CATEGORY 4: Never Say Never

Never too late: 2500: "Long-term Effects on Quality of Life After Treatment of Localized Prostate Cancer: A Comparison of 4 Different Treatment Modalities." Patients treated at a single center in Sweden from 1988 to 1997 were given EORTC-ZLZ-C30 and EORTC QLQ-PR25 questionnaires between October 2000 and March 2001. Over 11 years ago. I guess they took a really long time filling them out.

Never too few: 2834: Results of a Questionnaire for Diagnosis and Treatment of Brain Radiation Necrosis." 3041 members of ASTRO and SNO (The Society for Neurologic Oncology) received a 20-question survey . The response rate was 266/3041 (8.74%). Might as well write the paper anyway.

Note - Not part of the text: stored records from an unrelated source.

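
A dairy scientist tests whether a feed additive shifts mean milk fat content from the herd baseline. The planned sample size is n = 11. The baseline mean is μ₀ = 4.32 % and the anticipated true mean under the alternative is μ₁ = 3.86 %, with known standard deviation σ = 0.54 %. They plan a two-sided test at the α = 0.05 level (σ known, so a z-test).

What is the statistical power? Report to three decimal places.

Power ≈ 0.807

Standardized effect: d = |μ₁ − μ₀| / σ = |3.86 − 4.32| / 0.54 = 0.8519
Noncentrality parameter: λ = d·√n = 0.8519 × √11 = 2.8253
Two-sided α = 0.05 → critical value z_{0.025} = 1.960.
Power = Φ(λ − 1.960) + Φ(−λ − 1.960) = Φ(0.865) + Φ(-4.785) = 0.8066 + 0.0000 = 0.8066.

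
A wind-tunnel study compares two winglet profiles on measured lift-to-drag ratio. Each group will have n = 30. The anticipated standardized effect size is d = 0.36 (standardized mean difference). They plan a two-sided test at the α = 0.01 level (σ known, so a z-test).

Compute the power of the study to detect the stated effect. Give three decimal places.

Noncentrality parameter: δ = d·√(n/2) = 0.36 × √(30/2) = 1.3943
Critical value for a two-sided test at α = 0.01: z_{α/2} = 2.576.
Power = Φ(δ − 2.576) + Φ(−δ − 2.576) = Φ(-1.182) + Φ(-3.970) = 0.1187 + 0.0000 = 0.1187.

Power ≈ 0.119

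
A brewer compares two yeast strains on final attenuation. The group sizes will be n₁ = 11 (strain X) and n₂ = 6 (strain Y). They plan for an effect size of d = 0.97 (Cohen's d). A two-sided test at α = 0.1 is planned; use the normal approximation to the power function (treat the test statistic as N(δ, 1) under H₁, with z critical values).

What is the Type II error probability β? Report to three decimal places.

Noncentrality parameter: δ = d / √(1/n₁ + 1/n₂) = 0.97 / √(1/11 + 1/6) = 1.9113
Two-sided α = 0.1 → critical value z_{0.05} = 1.645.
Power = Φ(δ − 1.645) + Φ(−δ − 1.645) = Φ(0.266) + Φ(-3.556) = 0.6050 + 0.0002 = 0.6052.
Type II error: β = 1 − power = 1 − 0.6052 = 0.3948.

β ≈ 0.395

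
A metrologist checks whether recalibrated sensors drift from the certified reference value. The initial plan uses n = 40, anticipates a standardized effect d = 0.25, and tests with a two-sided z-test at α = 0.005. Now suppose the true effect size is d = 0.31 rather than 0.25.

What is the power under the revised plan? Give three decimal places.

Power ≈ 0.199

With d = 0.31: δ = d·√n = 0.31 × √40 = 1.9606. Critical value z_{0.0025} = 2.807.
Revised power = Φ(δ − 2.807) + Φ(−δ − 2.807) = Φ(-0.846) + Φ(-4.768) = 0.1987 + 0.0000 = 0.1987.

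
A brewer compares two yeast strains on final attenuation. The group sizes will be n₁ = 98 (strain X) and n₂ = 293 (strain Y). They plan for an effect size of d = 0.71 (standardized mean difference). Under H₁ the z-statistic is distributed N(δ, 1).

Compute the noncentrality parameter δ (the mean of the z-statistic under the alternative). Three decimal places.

δ ≈ 6.084

δ = d / √(1/n₁ + 1/n₂) = 0.71 / √(1/98 + 1/293) = 6.0844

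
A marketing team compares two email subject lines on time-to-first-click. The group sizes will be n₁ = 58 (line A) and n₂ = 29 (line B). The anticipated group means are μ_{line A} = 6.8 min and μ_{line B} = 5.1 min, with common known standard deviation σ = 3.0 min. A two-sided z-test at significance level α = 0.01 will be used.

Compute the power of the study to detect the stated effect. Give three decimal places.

Power ≈ 0.466

Standardized effect: d = |μ_{line A} − μ_{line B}| / σ = |6.8 − 5.1| / 3.0 = 0.5667
Noncentrality parameter: δ = d / √(1/n₁ + 1/n₂) = 0.5667 / √(1/58 + 1/29) = 2.4916
Critical value for a two-sided test at α = 0.01: z_{α/2} = 2.576.
Power = Φ(δ − 2.576) + Φ(−δ − 2.576) = Φ(-0.084) + Φ(-5.067) = 0.4664 + 0.0000 = 0.4664.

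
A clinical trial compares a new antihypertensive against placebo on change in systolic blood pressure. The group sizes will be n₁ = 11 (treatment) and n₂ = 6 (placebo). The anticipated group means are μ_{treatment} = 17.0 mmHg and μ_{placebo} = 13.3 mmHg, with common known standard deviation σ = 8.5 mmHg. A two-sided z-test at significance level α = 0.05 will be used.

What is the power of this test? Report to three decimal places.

Power ≈ 0.138

Standardized effect: d = |μ_{treatment} − μ_{placebo}| / σ = |17.0 − 13.3| / 8.5 = 0.4353
Noncentrality parameter: δ = d / √(1/n₁ + 1/n₂) = 0.4353 / √(1/11 + 1/6) = 0.8577
Two-sided α = 0.05 → critical value z_{0.025} = 1.960.
Power = Φ(δ − 1.960) + Φ(−δ − 1.960) = Φ(-1.102) + Φ(-2.818) = 0.1352 + 0.0024 = 0.1376.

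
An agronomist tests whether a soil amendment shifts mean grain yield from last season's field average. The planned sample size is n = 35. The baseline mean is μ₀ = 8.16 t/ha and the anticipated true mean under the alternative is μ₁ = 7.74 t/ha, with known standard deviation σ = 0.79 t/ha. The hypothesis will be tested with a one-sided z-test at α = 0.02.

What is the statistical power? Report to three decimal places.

Power ≈ 0.862

Standardized effect: d = |μ₁ − μ₀| / σ = |7.74 − 8.16| / 0.79 = 0.5316
Noncentrality parameter: δ = d·√n = 0.5316 × √35 = 3.1453
One-sided α = 0.02 → critical value z_{0.02} = 2.054.
Power = Φ(δ − 2.054) = Φ(1.092) = 0.8625.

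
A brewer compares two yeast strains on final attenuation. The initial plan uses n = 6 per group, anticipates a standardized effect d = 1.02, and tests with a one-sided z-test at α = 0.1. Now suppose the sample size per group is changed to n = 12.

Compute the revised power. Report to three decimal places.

Power ≈ 0.888

With n = 12 per group: δ = d·√(n/2) = 1.02 × √(12/2) = 2.4985. Critical value z_{0.1} = 1.282.
Revised power = P(Z > 1.282 − δ) = Φ(1.217) = 0.8882.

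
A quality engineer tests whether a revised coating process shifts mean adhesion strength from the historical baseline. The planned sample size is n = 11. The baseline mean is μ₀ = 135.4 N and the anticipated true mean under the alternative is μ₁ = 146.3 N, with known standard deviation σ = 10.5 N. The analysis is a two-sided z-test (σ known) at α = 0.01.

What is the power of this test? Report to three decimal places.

Standardized effect: d = |μ₁ − μ₀| / σ = |146.3 − 135.4| / 10.5 = 1.0381
Noncentrality parameter: δ = d·√n = 1.0381 × √11 = 3.4430
Critical value for a two-sided test at α = 0.01: z_{α/2} = 2.576.
Power = Φ(δ − 2.576) + Φ(−δ − 2.576) = Φ(0.867) + Φ(-6.019) = 0.8071 + 0.0000 = 0.8071.

Power ≈ 0.807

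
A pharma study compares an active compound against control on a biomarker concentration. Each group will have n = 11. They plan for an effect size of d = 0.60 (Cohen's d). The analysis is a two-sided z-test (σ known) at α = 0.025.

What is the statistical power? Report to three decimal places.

Power ≈ 0.202

Noncentrality parameter: λ = d·√(n/2) = 0.60 × √(11/2) = 1.4071
Critical value for a two-sided test at α = 0.025: z_{α/2} = 2.241.
Power = Φ(λ − 2.241) + Φ(−λ − 2.241) = Φ(-0.834) + Φ(-3.649) = 0.2021 + 0.0001 = 0.2022.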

Never give up: 2598: "The Importance of Overall Treatment Time in the Era of Concurrent Chemoradiation Therapy for Locally Advanced Cervical Cancer." 173 patients with stage IB1-IVA cervical cancer received treatment with definitive chemoradiation between 2000 and 2010 and overall treatment time was correlated to loco-regional control, disease-free survival, and overall survival. Overall treatment time ranged from 43 to 157 days. 157 days!!! That's like going from January 1 to June 5! Mercury orbits the Sun in only 88 days! It only took 116 days to write the Constitution of the United States! P.S. the results are better if you don't take 157 days to get through treatment!


2873: "Radiation Therapy Safety and Tolerance in patients Aged 90+ Years." 25 nonagenerian patients treated with benefit. In Canada. Canada!!!! The role model for cost containment , conservative treatment, and death panels !!!! Who knew?? (Secret: They were in their 60's when they were placed on the list for treatment).